India's GDP growth was expected to decline in the first quarter of the current fiscal but the "free fall" in the numbers shows that the problem is more structural than transient, says a report.
India's economic growth slipped to a three-year low of 5.7 per cent in April-June, underscoring the disruptions caused by uncertainty related to the GST rollout amid slowdown in manufacturing activities.
According to the report, the negative impact of the Goods and Services Tax (GST) on growth has been "majorly emphasised".
"Though there has been a lot of talk about manufacturing destocking ahead of GST and its impact on GDP, a significant destocking in both consumer, as well as investment intensive sectors, was already taking pace in 2016-17," according to SBI's research report Ecowrap.
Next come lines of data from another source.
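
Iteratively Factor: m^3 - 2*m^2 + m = (m)*(m^2 - 2*m + 1) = m*(m - 1)*(m - 1)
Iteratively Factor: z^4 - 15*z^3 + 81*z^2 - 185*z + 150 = (z - 3)*(z^3 - 12*z^2 + 45*z - 50) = (z - 3)*(z - 2)*(z^2 - 10*z + 25) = (z - 5)*(z - 3)*(z - 2)*(z - 5)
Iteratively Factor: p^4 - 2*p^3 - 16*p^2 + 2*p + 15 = (p - 5)*(p^3 + 3*p^2 - p - 3) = (p - 5)*(p + 3)*(p^2 - 1) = (p - 5)*(p - 1)*(p + 3)*(p + 1)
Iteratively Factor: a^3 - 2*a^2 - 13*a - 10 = (a - 5)*(a^2 + 3*a + 2) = (a - 5)*(a + 2)*(a + 1)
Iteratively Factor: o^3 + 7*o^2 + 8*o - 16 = (o + 4)*(o^2 + 3*o - 4) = (o + 4)^2*(o - 1)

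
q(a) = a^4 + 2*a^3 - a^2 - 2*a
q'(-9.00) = -2414.00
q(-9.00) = 5040.00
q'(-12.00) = -6026.00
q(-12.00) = 17160.00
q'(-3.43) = -85.97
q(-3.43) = 52.80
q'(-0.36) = -0.69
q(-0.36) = 0.51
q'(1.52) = 22.87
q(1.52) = 7.01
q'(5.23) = 723.88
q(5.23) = 996.48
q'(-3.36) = -79.27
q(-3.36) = 47.02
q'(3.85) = 307.50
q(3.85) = 311.32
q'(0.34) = -1.83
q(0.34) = -0.70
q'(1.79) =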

The report, which analysed data of 1,695 listed firms, noted that there is significant destocking in both in consumer and investment intensive sectors in 2016-17, implying that "there was general slowdown amidst which companies have been running down the existing inventory".
Investment intensive sectors, it said, have been more affected by the general slowdown and uncertain environment in 2016-17, while consumer intensive sectors have been more affected by demonetisation.
Further analysis of a sample of 2,306 listed companies, whose results are out for first quarter of this fiscal, showed that 40 out of 69 sectors have shown quarter-on-quarter decline in sales and this is much lower than the 2016-17 growth rates, it said.
Important sectors in manufacturing like capital goods, consumer goods & engineering goods have performed dismally and this is a cause of concern, it added.
"Combining all the above factors, rebound in GDP growth is unlikely in coming quarters. It is only by the first quarter of next fiscal that growth can witness an uptick provided asset resolution takes place by then," the report noted.